Enfin, face à l’individualisme montant, il y a sûrement une pédagogie de l’Église à mettre en œuvre. Je pense à trois aspects :

  • Au moment où les chrétiens éprouvent moins le besoin de gommer leurs différences et au contraire de réaffirmer leur identité propre, nos communautés peuvent être des lieux de pédagogie de la catholicité de l’Église : notamment en matière de liturgie, elles peuvent montrer comment une tradition n’est pas exclusive d’autres traditions qui ensemble avec la nôtre contribuent à exprimer l’insondable richesse du Christ. Et ainsi, faire comprendre que l’œcuménisme est d’abord un « échange de dons », pour reprendre une expression chère au pape Jean-Paul II.
  • Dans un contexte où beaucoup de fidèles n’ont plus guère de connaissances religieuses et ne sont plus capables de comprendre le sens et l’importance des dialogues théologiques, il y a sans doute une priorité à accorder à l’annonce commune du kérygme. Lors de la dernière session plénière du Conseil pontifical pour l’unité, le cardinal Kasper a insisté en ce sens sur la nécessité d’encourager un « œcuménisme fondamental », c’est-à-dire de transmettre d’une manière nouvelle les bases communes sur lesquelles l’Église est fondée pour que nos contemporains puissent comprendre à nouveau le sens du mouvement œcuménique.
  • En un temps où naissent de nouvelles formes de vie ecclésiale qui dépassent les clivages confessionnels du passé, nous avons à rappeler ce qu’est l’Église. De fait les réseaux d’affinité qui se développent, pour intéressants que soit leur connivence avec de nouvelles formes de vie sociale, sont-ils vraiment l’Église ? Celle-ci en effet est-elle une réalité spirituelle invisible faite de personnes qui se choisissent, ou bien plutôt un peuple au sein duquel se trouvent rassemblés des hommes et des femmes qui ne se sont pas choisis et qui apprennent laborieusement à vivre et agir ensemble, en étant ainsi un signe d’espérance pour notre monde fracturé ? Cette question de l’Église est d’ailleurs actuellement au cœur de tous les dialogues, résumée notamment dans le grand texte publié récemment par la commission Foi et Constitution du COE,Nature et mission de l’Église. Nos communautés, par leur composition et leur enracinement ecclésial ont sans doute sur ce point aussi un rôle pédagogique à jouer qui n’est pas sans implications œcuméniques.
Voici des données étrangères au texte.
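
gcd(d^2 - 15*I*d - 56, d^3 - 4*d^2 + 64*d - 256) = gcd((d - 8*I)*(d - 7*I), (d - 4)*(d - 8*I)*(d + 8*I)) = d - 8*I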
Voilà les quelques réflexions que je voulais partager avec vous, les points d’attention que je voulais indiquer et offrir au débat dans un contexte qui, je l’ai déjà dit, me semble paradoxalement une chance pour l’œcuménisme puisqu’il nous bouscule et réveille notre désir d’unité.

[1Voir le livre de Danièle Hervieu-Léger, Le pèlerin et le converti. La religion en mouvement, Paris, Flammarion, coll. « Champs », 1999.

[2Voir la note 11.

[3Homélie à la célébration œcuménique de Ratisbonne, le 12 septembre 2006.

[4Cardinal Walter Kasper, A Handbook of Spiritual Ecumenism, New York, New City Press, 2007 ; Manuel d’œcuménisme spirituel, Bruyères-le-Châtel, Nouvelle Cité, 2007.

[5Les Syriaques ont un monastère à Losser, aux Pays-Bas, à Warbourg, en Allemagne, à Arth, en Suisse ; les Coptes ont plusieurs monastères en Grande-Bretagne, en Allemagne, en Italie et ailleurs, notamment à Ronchères, en France.

[6Voir le document publié récemment sur ce sujet par la Commission œcuménique de la Fédération protestante de France.

[7Neal Blough, « Les Églises de professants : un monachisme de substitution ? », in Foi et Vie, XCIII (1993/2), p. 29-44.

[8Lettre apostolique Novo millenio ineunte (2001), n° 43.